Our study features both strengths and weaknesses. One strength in using CIS methodology was the ability to cast a wide net representing a range of research designs of included studies. This included studies in which MMs were required to be KBs by senior leaders or functioned explicitly as KBs. This enabled us to identify and include diverse studies that made valuable theoretical contributions to the development of an emerging framework, which goes beyond the extant theories summarized in the literature to date [
18]. In contrast to prior systematic reviews of MM roles in implementing innovations [
18], the CIS approach is both systematic and iterative with an interpretive approach to analysis and synthesis that allowed us to capture and critically analyze an in-depth depiction of how MMs may enact the KB role in healthcare organizations. Our synthesis also revealed numerous activities associated with the 12 identified MM KB roles. The resulting theoretical insights were merged into a new organizing framework (Fig.
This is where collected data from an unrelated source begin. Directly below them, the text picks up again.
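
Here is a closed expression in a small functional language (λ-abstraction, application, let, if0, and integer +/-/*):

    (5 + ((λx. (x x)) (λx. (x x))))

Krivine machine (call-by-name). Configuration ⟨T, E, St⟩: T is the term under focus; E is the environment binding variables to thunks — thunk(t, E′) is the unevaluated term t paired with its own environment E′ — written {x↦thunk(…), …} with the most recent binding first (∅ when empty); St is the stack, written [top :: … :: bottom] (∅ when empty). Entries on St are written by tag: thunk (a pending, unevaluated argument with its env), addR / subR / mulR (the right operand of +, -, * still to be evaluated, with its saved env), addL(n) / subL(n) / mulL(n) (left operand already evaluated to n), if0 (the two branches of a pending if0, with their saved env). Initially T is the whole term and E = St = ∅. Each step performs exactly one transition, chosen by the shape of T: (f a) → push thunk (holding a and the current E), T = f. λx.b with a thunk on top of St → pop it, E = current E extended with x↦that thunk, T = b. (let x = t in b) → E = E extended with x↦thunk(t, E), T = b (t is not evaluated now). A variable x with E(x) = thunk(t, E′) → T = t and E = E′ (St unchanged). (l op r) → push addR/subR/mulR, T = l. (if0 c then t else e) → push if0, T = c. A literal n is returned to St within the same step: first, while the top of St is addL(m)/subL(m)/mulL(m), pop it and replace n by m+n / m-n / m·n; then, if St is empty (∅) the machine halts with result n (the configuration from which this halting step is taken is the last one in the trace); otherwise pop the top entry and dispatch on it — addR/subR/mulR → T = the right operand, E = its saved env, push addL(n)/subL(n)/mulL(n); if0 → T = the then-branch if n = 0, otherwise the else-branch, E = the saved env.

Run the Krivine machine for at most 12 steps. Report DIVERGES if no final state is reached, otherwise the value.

t=0: ⟨T=(5 + ((λx. (x x)) (λx. (x x)))); E=∅; St=∅⟩
t=1: ⟨T=5; E=∅; St=[addR]⟩
t=2: ⟨T=((λx. (x x)) (λx. (x x))); E=∅; St=[addL(5)]⟩
t=3: ⟨T=(λx. (x x)); E=∅; St=[thunk :: addL(5)]⟩
t=4: ⟨T=(x x); E={x↦thunk((λx. (x x)), ∅)}; St=[addL(5)]⟩
t=5: ⟨T=x; E={x↦thunk((λx. (x x)), ∅)}; St=[thunk :: addL(5)]⟩
t=6: ⟨T=(λx. (x x)); E=∅; St=[thunk :: addL(5)]⟩
t=7: ⟨T=(x x); E={x↦thunk(x, {x↦thunk((λx. (x x)), ∅)})}; St=[addL(5)]⟩
t=8: ⟨T=x; E={x↦thunk(x, {x↦thunk((λx. (x x)), ∅)})}; St=[thunk :: addL(5)]⟩
t=9: ⟨T=x; E={x↦thunk((λx. (x x)), ∅)}; St=[thunk :: addL(5)]⟩
t=10: ⟨T=(λx. (x x)); E=∅; St=[thunk :: addL(5)]⟩
t=11: ⟨T=(x x); E={x↦thunk(x, {x↦thunk(x, {x↦thunk((λx. (x x)), ∅)})})}; St=[addL(5)]⟩
t=12: ⟨T=x; E={x↦thunk(x, {x↦thunk(x, {x↦thunk((λx. (x x)), ∅)})})}; St=[thunk :: addL(5)]⟩
→ 12 transitions taken and the configuration is still not final: no result within 12 steps

Answer: DIVERGES (no final state within 12 steps)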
2). These insights are an important first step in understanding how individual and organizational factors may influence how MMs enact KB roles, and the impact they have on service delivery.
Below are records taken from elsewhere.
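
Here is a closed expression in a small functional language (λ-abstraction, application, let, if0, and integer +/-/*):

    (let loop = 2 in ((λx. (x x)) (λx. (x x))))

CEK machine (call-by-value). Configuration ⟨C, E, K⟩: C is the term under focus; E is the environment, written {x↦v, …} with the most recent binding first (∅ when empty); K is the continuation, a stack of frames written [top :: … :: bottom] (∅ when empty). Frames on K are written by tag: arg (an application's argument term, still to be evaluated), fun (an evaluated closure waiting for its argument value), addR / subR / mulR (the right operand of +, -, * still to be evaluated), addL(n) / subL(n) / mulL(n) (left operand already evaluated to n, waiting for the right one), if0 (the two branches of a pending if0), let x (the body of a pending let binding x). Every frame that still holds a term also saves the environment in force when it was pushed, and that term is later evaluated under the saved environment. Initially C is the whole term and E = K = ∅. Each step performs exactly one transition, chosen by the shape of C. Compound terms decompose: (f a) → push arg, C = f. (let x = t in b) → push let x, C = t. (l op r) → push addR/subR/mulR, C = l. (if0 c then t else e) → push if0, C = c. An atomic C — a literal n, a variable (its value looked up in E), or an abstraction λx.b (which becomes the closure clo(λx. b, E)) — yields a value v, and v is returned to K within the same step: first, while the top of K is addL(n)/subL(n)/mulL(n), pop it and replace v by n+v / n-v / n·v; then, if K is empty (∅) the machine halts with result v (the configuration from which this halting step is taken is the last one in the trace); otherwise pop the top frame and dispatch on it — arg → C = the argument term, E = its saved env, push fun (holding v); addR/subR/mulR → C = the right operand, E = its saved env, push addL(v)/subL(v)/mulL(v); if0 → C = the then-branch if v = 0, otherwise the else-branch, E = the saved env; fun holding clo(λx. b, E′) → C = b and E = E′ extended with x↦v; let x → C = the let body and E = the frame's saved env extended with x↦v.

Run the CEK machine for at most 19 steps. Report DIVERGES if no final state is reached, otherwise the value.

Answer: DIVERGES (no final state within 19 steps)

Machine steps:
step 0: [C=(let loop = 2 in ((λx. (x x)) (λx. (x x)))) | E=∅ | K=∅]
step 1: [C=2 | E=∅ | K=[let loop]]
step 2: [C=((λx. (x x)) (λx. (x x))) | E={loop↦2} | K=∅]
step 3: [C=(λx. (x x)) | E={loop↦2} | K=[arg]]
step 4: [C=(λx. (x x)) | E={loop↦2} | K=[fun]]
step 5: [C=(x x) | E={x↦clo(λx. (x x), {loop↦2}), loop↦2} | K=∅]
step 6: [C=x | E={x↦clo(λx. (x x), {loop↦2}), loop↦2} | K=[arg]]
step 7: [C=x | E={x↦clo(λx. (x x), {loop↦2}), loop↦2} | K=[fun]]
… configuration repeats with period 3 (steps 5–7 recur indefinitely) …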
Although CIS is an innovative method of synthesizing the literature and continues to evolve, it does have limitations. CIS has yet to be rigorously evaluated [
85,
86]. While there is some precedent guiding the steps to conduct a CIS, one weakness is that CIS is difficult to operationalize. Another weakness is that the steps to conduct CIS reviews are still being refined and can lack transparency. Therefore, we used standardized, evidence-based checklists and reporting tools to assess transparency and methodological quality, and an established methodology for coding and synthesis. We provided an audit trail of the interpretive process in line with the ENTREQ guidance. Still, there was a risk of methodological bias [
28,
85,
86]. Another weakness of qualitative synthesis is its inability to access first order constructs that is the full set of participants’ accounts in each study. As reviewers, we can only work with the data provided in the papers and, therefore, the findings of any review cannot assess primary datasets [
31]. Study retrieval was limited to journals that are indexed in the databases that were searched. We did not search the grey literature, assuming that most empirical research on MM KBs would be found in the indexed databases. Finally, we may have synthesized too small a sample of papers to draw definitive conclusions regarding different aspects of MMs as KBs.